Sterling has rallied to its highest level against the dollar since February after the UK Conservative party tightened its grip on power and the prospects of a referendum in the near future on independence for Scotland dimmed.
The pound jumped 1.3 per cent against the dollar on Monday afternoon to trade as high as $1.4147, while the euro slipped 1.1 per cent against sterling to trade at £0.8601. The UK currency has enjoyed a strong run since the end of April, gaining 2.4 per cent against its US peer.
Prime Minister Boris Johnson and his party secured a series of election victories in the UK’s midterm elections held at the end of last week, propelled by the successful Covid-19 vaccine rollout in the country.
At the same time, the Scottish National party’s failure to win an overall majority in last week’s election “has led a lot of people to conclude that there won’t be a referendum in this particular parliament”, said Mark Dowding, chief investment officer at BlueBay Asset Management.
Lee Hardman, a currency analyst at MUFG Bank, added that uncertainty about whether or when a referendum would take place had allowed traders to focus elsewhere. “With independence risk so far in the future, we do not expect the developments to materially alter our outlook for the pound to continue to trade at stronger levels this year,” Hardman said.
Analysts say the prospect of a break-up of the UK, at a time when the country is still grappling with the fallout from Brexit, would knock confidence in the currency.
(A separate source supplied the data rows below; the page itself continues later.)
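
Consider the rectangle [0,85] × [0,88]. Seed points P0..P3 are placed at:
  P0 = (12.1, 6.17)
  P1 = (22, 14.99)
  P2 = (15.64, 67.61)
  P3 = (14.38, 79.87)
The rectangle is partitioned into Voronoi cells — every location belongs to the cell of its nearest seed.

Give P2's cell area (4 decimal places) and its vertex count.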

“There are so many complex ramifications [of Scottish independence], that anything that makes a referendum seem a little less likely is bound to be greeted with some relief in markets,” said Jane Foley, head of currency strategy at Rabobank. “We know from Brexit that political uncertainty can mean that investors shy away from investing. This is perhaps an even bigger potential disruption.”
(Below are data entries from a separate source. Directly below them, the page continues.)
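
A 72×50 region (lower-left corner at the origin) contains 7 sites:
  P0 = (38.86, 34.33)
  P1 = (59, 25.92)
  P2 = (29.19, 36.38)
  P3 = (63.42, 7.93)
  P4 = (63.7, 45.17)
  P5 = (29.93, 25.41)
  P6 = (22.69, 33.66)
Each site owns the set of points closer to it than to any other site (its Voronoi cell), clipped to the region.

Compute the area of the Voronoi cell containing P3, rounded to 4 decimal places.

Area of P3's cell: 486.2042

1. box [0,72]×[0,50]: [(0, 0) (72, 0) (72, 50) (0, 50)]
2. ⊥bis P3·P0 via (51.14,21.13): [(28.427, 0) (72, 0) (72, 40.5361)]  |A|=883.1408
3. ⊥bis P3·P1 via (61.21,16.925): [(41.3839, 12.0539) (28.427, 0) (72, 0) (72, 19.576)]  |A|=562.2827
4. ⊥bis P3·P2 via (46.305,22.155): [(41.3839, 12.0539) (28.427, 0) (72, 0) (72, 19.576)]  |A|=562.2827
5. ⊥bis P3·P4 via (63.56,26.55): [(41.3839, 12.0539) (28.427, 0) (72, 0) (72, 19.576)]  |A|=562.2827
6. ⊥bis P3·P5 via (46.675,16.67): [(44.6895, 12.8661) (37.9741, 0) (72, 0) (72, 19.576)]  |A|=486.2042
7. ⊥bis P3·P6 via (43.055,20.795): [(44.6895, 12.8661) (37.9741, 0) (72, 0) (72, 19.576)]  |A|=486.2042
8. canonical 4-gon: [(44.6895, 12.8661) (37.9741, 0) (72, 0) (72, 19.576)]
9. shoelace: 486.2042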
Traders have also bought the pound in anticipation of the government lifting restrictions on May 17, which is expected to boost the economy.
Johnson is expected to announce a further relaxation of the rules on Monday afternoon, with the cabinet set to sign off on the third stage of lifting the Covid-19 lockdown in England. Indoor serving in pubs and restaurants is set to resume from next week, hotels and cinemas will reopen and indoor sport and exercise will also be permitted.
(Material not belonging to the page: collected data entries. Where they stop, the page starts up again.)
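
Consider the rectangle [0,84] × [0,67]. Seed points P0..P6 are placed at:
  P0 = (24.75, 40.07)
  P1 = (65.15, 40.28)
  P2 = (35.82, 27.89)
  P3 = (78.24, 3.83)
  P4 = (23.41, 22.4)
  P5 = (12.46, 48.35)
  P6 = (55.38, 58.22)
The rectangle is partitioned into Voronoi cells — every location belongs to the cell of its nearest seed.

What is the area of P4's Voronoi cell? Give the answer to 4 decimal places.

Area of P4's cell: 1050.6172

1. box [0,84]×[0,67]: [(0, 0) (84, 0) (84, 67) (0, 67)]
2. ⊥bis P4·P0 via (24.08,31.235): [(0, 33.0611) (0, 0) (84, 0) (84, 26.691)]  |A|=2509.5875
3. ⊥bis P4·P1 via (44.28,31.34): [(45.0047, 29.6482) (0, 33.0611) (0, 0) (57.705, 0)]  |A|=1599.3768
4. ⊥bis P4·P2 via (29.615,25.145): [(27.0195, 31.0121) (0, 33.0611) (0, 0) (40.7388, 0)]  |A|=1078.3442
5. ⊥bis P4·P3 via (50.825,13.115): [(27.0195, 31.0121) (0, 33.0611) (0, 0) (40.7388, 0)]  |A|=1078.3442
6. ⊥bis P4·P5 via (17.935,35.375): [(27.0195, 31.0121) (10.5545, 32.2607) (0, 27.8071) (0, 0) (40.7388, 0)]  |A|=1050.6172
7. ⊥bis P4·P6 via (39.395,40.31): [(27.0195, 31.0121) (10.5545, 32.2607) (0, 27.8071) (0, 0) (40.7388, 0)]  |A|=1050.6172
8. canonical 5-gon: [(27.0195, 31.0121) (10.5545, 32.2607) (0, 27.8071) (0, 0) (40.7388, 0)]
9. shoelace: 1050.6172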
Ahead of that announcement, the UK lowered its Covid-19 alert status to level three, reflecting a consistent reduction in infections, hospitalisations and deaths from the disease since the end of February.
According to the government definition, level three means there is an epidemic “in general circulation” but transmission is no longer high or rising exponentially.
The pound also benefited from improved forecasts for the economy from the Bank of England and the announcement that it would start to taper its bond-buying programme. The BoE on Thursday left its key rate on hold at 0.1 per cent and lifted its estimate for UK economic growth to 7.25 per cent from 5 per cent for this year.
“As the global economic recovery gathers momentum, we expect the pound to advance further, and we forecast sterling at $1.49 by year-end,” said strategists at UBS Wealth Management.
UK government bonds slipped as a result of the more optimistic tone in markets. The 10-year gilt yield, which rises as prices fall, edged up to 0.81 per cent.